— Мы любили друг друга в комнате, где на окнах висели шторы из тонких деревянных планок, а верхняя рама балконной двери откидывалась на петлях, и в комнату задувал легкий ветер. Мы любили друг друга в этой комнате, где даже днем было темно от опущенных штор и, пахло цветами, потому что внизу был цветочный рынок, и еще пахло жженым порохом от шутих, которые то и дело взрывались во все время ярмарки. По всему городу тянулась traca — целая сеть фейерверочных петард, они все были соединены друг с другом и зажигались от трамвайных искр, и тогда по всем улицам стоял такой треск и грохот, что трудно даже представить себе. Мы любили друг друга, а потом опять посылали за пивом; служанка принесет запотевшие от холода кружки, а я приму их от нее в дверях и приложу холодное стекло к спине Финито, а тот спит и не слышит, как принесли пиво, и сквозь сон говорит: «Ну-у, Пилар. Ну-у, женщина, дай поспать». А я говорю: «Нет, ты проснись и выпей, посмотри, какое оно холодное», — и он выпьет, не раскрывая глаз, и опять заснет, а я сижу, прислонившись к подушке в ногах кровати, и смотрю, как он спит, смуглый и черноволосый, и молодой, и такой спокойный во сне, и одна выпиваю все пиво, слушая, как играет оркестр, проходящий по улице. А ты что? — сказала она Пабло. — Разве ты можешь это понимать?
— У нас с тобой тоже есть что вспомнить, — ответил Пабло.
— Да, — сказала женщина. — Да, конечно. В свое время ты был даже больше мужчиной, чем Финито. Но мы с тобой никогда не ездили в Валенсию. Никогда мы не ложились в постель под звуки оркестра, проходящего по улицам Валенсии.
— Мы не могли, — сказал ей Пабло. — У нас не было случая поехать в Валенсию. Ты сама это знаешь, только не хочешь подумать об этом. А зато с Финито тебе ни разу не случалось пустить под откос поезд.
— Да, — сказала женщина. — Только это нам теперь и осталось. Поезд. Да. Поезд, это верно. Против этого ничего не скажешь. При всей лени, никчемности и слюнтяйстве. При всей теперешней трусости. Я не хочу быть несправедливой. Но против Валенсии тоже ничего не скажешь. Слышите, что я говорю?
— Мне она не понравилась, — невозмутимо сказал Фернандо. — Мне не понравилась Валенсия.
— А еще говорят, мулы упрямы, — сказала женщина. — Убирай посуду, Мария. Пора идти.
И тут они услышали шум возвращающихся самолетов.
Они столпились у выхода из пещеры и следили за ними. Звенья бомбардировщиков, напоминавшие грозные разлатые наконечники стрел, шли теперь высоко и быстро, раздирая небо ревом своих моторов. Они, правда, похожи на акул, подумал Роберт Джордан, на акул Гольфстрима — остроносых, с широкими плавниками. Но движутся они, сверкая на солнце серебром широких плавников и легкой дымкой пропеллеров, — эти движутся совсем по-другому, чем акулы. Их движение не похоже ни на что на свете. Они как механизированный рок.

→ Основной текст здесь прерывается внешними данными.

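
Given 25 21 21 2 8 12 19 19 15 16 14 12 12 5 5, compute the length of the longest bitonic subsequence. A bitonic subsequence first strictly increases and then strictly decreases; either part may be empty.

8

One longest bitonic subsequence is 2, 8, 12, 19, 16, 14, 12, 5 (positions 4,5,6,7,10,11,13,15): it rises to 19 then falls. Length 8 is optimal.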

Тебе надо писать, сказал он себе. Что ж, может быть, когда-нибудь опять примешься за это. Он почувствовал, как Мария взяла его за локоть. Она смотрела в небо, и он сказал ей:
— Как по-твоему, guapa[20], на что они похожи?
— Не знаю, — сказала она. — Должно быть, на смерть.
— А по-моему, просто на самолеты, — сказала жена Пабло. — Куда же девались те, маленькие?
— Наверно, перелетают через горы в другом месте, — сказал Роберт Джордан. — У бомбардировщиков скорость больше, поэтому они не ждут тех и возвращаются назад одни. Мы их никогда не преследуем за линию фронта. Машин мало, рисковать нельзя.
В эту минуту три истребителя типа «хейнкель», держа курс прямо на них, показались, покачивая крыльями, над самой прогалиной, чуть повыше деревьев, точно стрекочущие, тупоносые, уродливые игрушки, и вдруг с грозной стремительностью выросли до своей настоящей величины и умчались в подвывающем реве моторов. Они прошли так низко, что все, кто стоял у входа в пещеру, увидели летчиков в очках и кожаных шлемах, увидели даже шарф, развевающийся за спиной у ведущего.
— Эти могут заметить лошадей, — сказал Пабло.
— Эти и огонек твоей сигареты заметят, — сказала женщина. — Опустите попону.
Больше самолетов не было. Остальные, должно быть, перелетели через горы в другом месте, и когда гул затих, все вышли из пещеры.
Небо было теперь пустое, высокое, синее и чистое.
— Как сон, от которого очнешься среди ночи, — сказала Мария Роберту Джордану.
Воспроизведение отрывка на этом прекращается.